Em sua forma mais elementar, a predestinação significa que nosso destino final, seja o céu ou o inferno, é decidido por Deus não somente antes de irmos para lá, mas até mesmo antes que tivéssemos nascido. A predestinação ensina que nosso destino final está nas mãos de Deus. Outra maneira de expressar isso é: Desde toda a eternidade, antes mesmo que nós existíssemos, Deus decidiu salvar alguns membros da raça humana e permitir que o resto da raça humana perecesse. Deus fez uma escolha— escolheu alguns indivíduos para serem salvos na eterna bênção do céu e escolheu passar por sobre outros, permitindo que sofressem as conseqüências dos seus pecados no tormento eterno do inferno.

A aceitação desta definição é comum a muitas igrejas. Para chegar ao âmago da questão, alguém deve perguntar: como Deus fez tal escolha? O ponto de vista não-reformado, defendido pela grande maioria dos cristãos, é que Deus faz essa escolha com base em sua presciência. Deus escolhe para a vida eterna aqueles que sabe que o escolherão. Esse conceito é chamado de visão presciente da predestinação, porque baseia-se na presciência de Deus quanto às decisões ou ações humanas.

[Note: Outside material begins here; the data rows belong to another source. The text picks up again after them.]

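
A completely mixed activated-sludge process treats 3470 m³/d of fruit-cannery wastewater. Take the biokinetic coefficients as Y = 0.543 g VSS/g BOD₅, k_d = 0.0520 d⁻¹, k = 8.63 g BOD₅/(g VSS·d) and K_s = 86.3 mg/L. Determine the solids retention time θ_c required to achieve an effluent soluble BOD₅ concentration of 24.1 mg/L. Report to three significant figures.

θ_c ≈ 1.03 d

From 1/θ_c = Y·k·S/(K_s + S) − k_d: Y·k·S/(K_s+S) = 0.543 × 8.63 × 24.1 / (86.3 + 24.1) = 1.023 d⁻¹.
1/θ_c = 1.023 − 0.0520 = 0.9710 d⁻¹, so θ_c = 1.030 d.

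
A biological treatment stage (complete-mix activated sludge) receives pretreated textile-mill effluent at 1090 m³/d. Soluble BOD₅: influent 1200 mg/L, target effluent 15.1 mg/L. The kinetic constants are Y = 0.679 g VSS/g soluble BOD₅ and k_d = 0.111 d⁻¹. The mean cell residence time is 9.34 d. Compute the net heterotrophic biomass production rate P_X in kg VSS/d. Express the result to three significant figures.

P_X ≈ 431 kg VSS/d

Y_obs = Y / (1 + k_d θ_c) = 0.679 / (1 + 0.111 × 9.34) = 0.679 / 2.037 = 0.3334.
Substrate removed = Q·(S₀ − S) = 1090 m³/d × (1200 − 15.1) g/m³ = 1.29×10^6 g/d = 1292 kg/d.
So the net sludge growth is P_X = 0.3334 × 1292 = 430.6 kg VSS/d.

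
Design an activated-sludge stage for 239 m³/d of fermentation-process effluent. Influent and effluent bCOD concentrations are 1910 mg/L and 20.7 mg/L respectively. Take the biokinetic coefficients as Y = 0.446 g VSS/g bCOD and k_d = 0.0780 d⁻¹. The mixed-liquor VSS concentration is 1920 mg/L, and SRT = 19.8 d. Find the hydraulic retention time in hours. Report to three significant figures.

From the SRT design equation V = Y Q (S₀−S) θ_c / [X (1 + k_d θ_c)] = 0.446 × 239 × (1910 − 20.7) × 19.8 / [1920 × (1 + 0.0780 × 19.8)] = 3.99×10^6 / 4885 = 816.2 m³.
τ = V/Q = 816.2/239 = 3.415 d, or 81.96 h.

τ ≈ 82.0 h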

A visão reformada difere no fato de que ela vê a decisão final para a salvação nas mãos de Deus, e não nas mãos do homem. Segundo este ponto de vista, a eleição de Deus é soberana. Não se baseia em decisões ou respostas previstas por parte dos seres humanos. Aliás, vê tais decisões fluindo da graça soberana de Deus.

O ponto de vista da Reforma afirma que nenhuma pessoa caída jamais escolheria a Deus por iniciativa própria. Pessoas caídas ainda têm livre-arbítrio e podem escolher o que desejam. O problema é que não nutrem nenhum desejo por Deus e não escolherão a Cristo a menos que sejam antes regeneradas. A fé é um dom que procede do novo nascimento. Somente aqueles que foram eleitos responderão com fé ao Evangelho.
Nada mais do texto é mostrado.